La France, à la suite de sa condamnation par la Cour européenne des droits de l’homme, la CEDH, n’avait pas d’autre choix que de créer les associations professionnelles nationales de militaires, les APNM. En effet, le vide juridique dans lequel nous nous trouvions aurait permis à n’importe quel contentieux de déboucher sur l’établissement d’une jurisprudence.

Au moment où nos soldats sont de plus en plus sollicités et sont très éprouvés par de longues missions en opérations extérieures ou en France, cette adaptation législative paraissait donc plus que nécessaire.

Ce texte permet à la France de créer son propre modèle de « dialogue social » adapté aux armées, définissant les conditions de libre expression et de défense des intérêts professionnels pour les militaires. Rappelons ici que les arrêts de la CEDH n’imposent pas de modèle précis.

De fait, à nos yeux, il était primordial que la nouvelle législation ne déstabilise pas les armées. Ce sont elles qui auront la charge de mettre en place un système qui leur est encore inconnu. Pour autant, je tiens à rappeler que, tout au long de nos auditions, nous n’étions pas dans une posture de défiance à l’égard des futures APNM. Nous avons choisi la responsabilité, afin de permettre la mise en œuvre de ces associations dans la sérénité et la confiance, l’essentiel étant de créer un dispositif accordant aux militaires une liberté d’expression et d’association en vue de la défense de leurs intérêts professionnels, dans le strict respect de la condition militaire telle que définie par le code de la défense.

Au vu de la tradition, de l’histoire, de la législation syndicale française, il importait que la France fasse un choix entre « syndicat » et « association professionnelle », en particulier pour une institution dont le fonctionnement ne repose que sur la hiérarchie. Le modèle d’APNM créé par le projet de loi ne comporte pas de critères trop restrictifs, afin de ne pas créer de nouveaux contentieux auprès de la CEDH.

Notre commission est donc revenue sur le texte de l’Assemblée nationale, qui permettait aux APNM d’être intégrées à terme aux conseils de la fonction militaire. La position du Sénat a prévalu lors de la commission mixte paritaire ; nous nous en félicitons. Là encore, il s’agit non pas de marquer de la défiance à l’égard des futures APNM, mais de trouver un juste milieu et une procédure équilibrée.

En outre, si ce besoin d’expression s’est fait plus prégnant, c’est peut-être aussi parce que nos armées, comme la société, évoluent et que leurs conditions de travail ne sont pas toujours optimales. Ainsi, la mise en œuvre du dispositif Louvois aura laissé quelques séquelles. Il importait de bien prendre en compte ces paramètres : cela a été fait, et je m’en réjouis.

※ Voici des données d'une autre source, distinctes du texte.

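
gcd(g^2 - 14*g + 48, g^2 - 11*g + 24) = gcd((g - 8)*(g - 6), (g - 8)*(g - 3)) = g - 8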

Par ailleurs, concernant le volet « manœuvre ressources humaines », nous avons salué l’arrêt des déflations d’effectifs ; nous savions tous que l’ampleur des suppressions de postes annoncées en 2013 n’était pas supportable, eu égard en particulier au turnover imposé par la professionnalisation des armées, conjugué aux exigences des opérations extérieures et, dorénavant, de l’opération Sentinelle.

Toutefois, des réductions d’effectifs demeurent prévues. Elles comportent deux risques : celui de favoriser le départ de personnels ayant des compétences utiles ou critiques pour les forces armées et celui d’inciter, en fin d’exercice, des gestionnaires peinant à atteindre les objectifs de déflation à ne pas renouveler des contrats, par facilité.

Aussi, monsieur le ministre, j’espère que les responsables de la difficile « manœuvre ressources humaines » agiront avec la prudence nécessaire. Nous savons qu’ils feront au mieux, mais il faut que le ministère puisse les aider le plus possible et que la logique comptable ne prime pas sur la logique qualitative.

En dépit de ces observations et de ces « points d’attention pour l’avenir », notre groupe est, vous l’aurez compris, favorable à l’adoption des conclusions de la commission mixte paritaire.

Je réitère les remerciements exprimés à tous par Jacques Gautier, en particulier à votre adresse, monsieur le ministre.

Mes chers collègues, nous avons réussi à améliorer ce projet de loi ; nous étions dans notre rôle, tout comme nous le serons, lors de l’examen du prochain projet de budget, en continuant à être vigilants, pour le bon fonctionnement de notre défense et le bien de nos armées.